The trap is that some of those same OTC items are also technically reimbursable through Medicaid. That overlap is where the billing decision happens. The pharmacy either routes the cost to the agency under the daily rate, or it routes the cost to Medicaid. One is right. The other shows up later as a bill the agency does not expect.

How far back can the audit reach?

OMIG can look back six years under 18 NYCRR 504.3, which means a 2026 audit can still pull billing decisions from 2020. The Office of the Medicaid Inspector General audits Medicaid providers in New York under that six-year lookback window, codified at Sections 504.3 and 517.3 of Title 18. It is a hard regulatory ceiling, with a carve-out for cases that involve potential fraud.

Six years is enough rope to catch billing decisions made by a pharmacy the agency no longer works with. An agency switches pharmacies, the new pharmacy is doing everything right, and an audit letter still lands two years later because the prior pharmacy was billing OTCs to Medicaid that the daily rate already covered. The agency inherited the exposure with the resident roster.

Why does it compound on the CFR side?

Misbilled OTC costs never land on the agency's Consolidated Fiscal Report, so OPWDD never sees the expense in the year it happened. OPWDD-funded agencies file an annual CFR that tells the state what the agency actually spent, and it feeds the rate-setting process for the years that follow. Calendar-year filers submit by June 1.

When OTC items get billed to Medicaid by mistake, the agency does not pay for them out of pocket, so the cost never lands on the CFR. The agency pays once when the audit clawback letter arrives. The agency pays again, indirectly, every year going forward where the rate was never built up by the cost they should have captured.

Four Questions to Pressure-Test Your Pharmacy

  • Pull a recent OTC line. Pick one resident, one month, one statement. Trace the OTC item to the payer.
  • Ask the routing question. Why was this billed where it was billed? A real answer cites the daily rate, the program type, and the waiver.
  • Cross-check the CFR. Did the cost land on the cost report? If it was billed to Medicaid, it did not.
  • Document the gap. Whatever you find, write it down. Contemporaneous documentation is what protects the agency at audit time.

Frequently Asked Questions

How far back can OMIG audit our agency?

Six years from the date the service was furnished, under 18 NYCRR 504.3. A longer window applies if fraud is suspected. An audit in 2026 can reach claims from 2020.

What if the wrong billing was done by our previous pharmacy?

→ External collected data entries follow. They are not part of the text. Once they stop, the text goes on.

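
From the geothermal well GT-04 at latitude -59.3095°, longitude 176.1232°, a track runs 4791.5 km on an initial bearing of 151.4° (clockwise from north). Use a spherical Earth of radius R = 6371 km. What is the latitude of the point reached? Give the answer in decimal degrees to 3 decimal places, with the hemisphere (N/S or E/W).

69.087°S

δ = d/R = 4791.5/6371 = 0.752080 rad
φ₂ = arcsin(sin φ₁ cos δ + cos φ₁ sin δ cos θ)
   = arcsin(-0.85994·0.73027 + 0.51040·0.68316·-0.87798) = -69.08723°
λ₂ = λ₁ + atan2(sin θ sin δ cos φ₁, cos δ − sin φ₁ sin φ₂) = -70.24896°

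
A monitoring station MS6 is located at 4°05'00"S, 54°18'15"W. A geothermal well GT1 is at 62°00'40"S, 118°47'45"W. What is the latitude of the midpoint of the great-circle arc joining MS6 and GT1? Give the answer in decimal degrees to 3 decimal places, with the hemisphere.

MS6: φ = -4.08333°, λ = -54.30417°
GT1: φ = -62.01111°, λ = -118.79583°
Bx = cos φ₂ cos Δλ = 0.202101,  By = cos φ₂ sin Δλ = -0.423554
φₘ = atan2(sin φ₁ + sin φ₂, √((cos φ₁ + Bx)² + By²)) = -36.87390°
λₘ = λ₁ + atan2(By, cos φ₁ + Bx) = -73.75182°

36.874°S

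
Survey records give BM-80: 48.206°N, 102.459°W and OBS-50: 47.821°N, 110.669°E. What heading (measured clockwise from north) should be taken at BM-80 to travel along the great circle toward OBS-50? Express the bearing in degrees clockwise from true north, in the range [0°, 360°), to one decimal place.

Δλ = -146.8720°
y = sin Δλ · cos φ₂ = -0.366954
x = cos φ₁ sin φ₂ − sin φ₁ cos φ₂ cos Δλ = 0.913102
θ = atan2(y, x) = -21.8941° → 338.1059° (mod 360°)

338.1°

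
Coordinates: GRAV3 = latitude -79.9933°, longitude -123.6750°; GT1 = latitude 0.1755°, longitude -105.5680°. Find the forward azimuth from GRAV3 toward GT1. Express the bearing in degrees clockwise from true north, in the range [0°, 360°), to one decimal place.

Δλ = 18.1070°
y = sin Δλ · cos φ₂ = 0.310791
x = cos φ₁ sin φ₂ − sin φ₁ cos φ₂ cos Δλ = 0.936546
θ = atan2(y, x) = 18.3583° → 18.3583° (mod 360°)

18.4°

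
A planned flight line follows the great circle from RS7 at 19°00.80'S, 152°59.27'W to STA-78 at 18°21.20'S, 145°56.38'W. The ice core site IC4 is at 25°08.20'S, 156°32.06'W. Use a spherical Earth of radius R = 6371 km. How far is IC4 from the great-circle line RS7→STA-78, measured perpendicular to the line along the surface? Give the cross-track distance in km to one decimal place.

654.2 km

RS7: φ = -19.01333°, λ = -152.98783°
STA-78: φ = -18.35333°, λ = -145.93967°
IC4: φ = -25.13667°, λ = -156.53433°
δ₁₃ = central angle RS7→IC4 = 0.121273 rad  (haversine)
θ₁₃ = bearing RS7→IC4 = 207.575°,  θ₁₂ = bearing RS7→STA-78 = 85.492°
dₓₜ = R·arcsin(sin δ₁₃ · sin(θ₁₃ − θ₁₂)) = 6371·arcsin(0.12098·sin(122.083°)) = 654.179 km
|dₓₜ| = 654.179 km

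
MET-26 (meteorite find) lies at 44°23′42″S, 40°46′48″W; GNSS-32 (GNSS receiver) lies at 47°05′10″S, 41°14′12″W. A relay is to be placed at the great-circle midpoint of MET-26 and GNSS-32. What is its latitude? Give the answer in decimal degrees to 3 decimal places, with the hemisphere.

45.741°S

MET-26: φ = -44.39500°, λ = -40.78000°
GNSS-32: φ = -47.08611°, λ = -41.23667°
Bx = cos φ₂ cos Δλ = 0.680877,  By = cos φ₂ sin Δλ = -0.005427
φₘ = atan2(sin φ₁ + sin φ₂, √((cos φ₁ + Bx)² + By²)) = -45.74078°
λₘ = λ₁ + atan2(By, cos φ₁ + Bx) = -41.00283°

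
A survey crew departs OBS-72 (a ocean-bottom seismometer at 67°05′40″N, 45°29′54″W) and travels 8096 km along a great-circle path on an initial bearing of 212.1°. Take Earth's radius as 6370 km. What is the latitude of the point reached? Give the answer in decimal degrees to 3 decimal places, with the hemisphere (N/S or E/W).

2.460°S

OBS-72: φ = +67.09444°, λ = -45.49833°
δ = d/R = 8096/6370 = 1.270958 rad
φ₂ = arcsin(sin φ₁ cos δ + cos φ₁ sin δ cos θ)
   = arcsin(0.92115·0.29537 + 0.38921·0.95538·-0.84712) = -2.46017°
λ₂ = λ₁ + atan2(sin θ sin δ cos φ₁, cos δ − sin φ₁ sin φ₂) = -76.03956°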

The agency holds the liability. The audit letter goes to the provider of record, which is the agency, not the pharmacy that processed the original claim. Switching pharmacies does not reset the lookback.

Why is this a CFR issue and not just a Medicaid issue?

Because the CFR is what OPWDD uses to set future rates. If a real cost never appears on the CFR, the state has no record of it, and the rate methodology never accounts for it.

Is there a way to retroactively fix a misbilled year?

Not in any practical sense. Once the CFR window closes for that year, the cost is not coming back onto it. The forward fix is to get current billing right and keep it right.

Sources

  • New York State Office of the Medicaid Inspector General. Audit Protocols Frequently Asked Questions. omig.ny.gov.
  • 18 NYCRR § 504.3, Duties of the Provider.
  • 18 NYCRR § 517.3, Audit procedures and recovery.
  • New York State Office for People With Developmental Disabilities. Consolidated Fiscal Reporting. opwdd.ny.gov.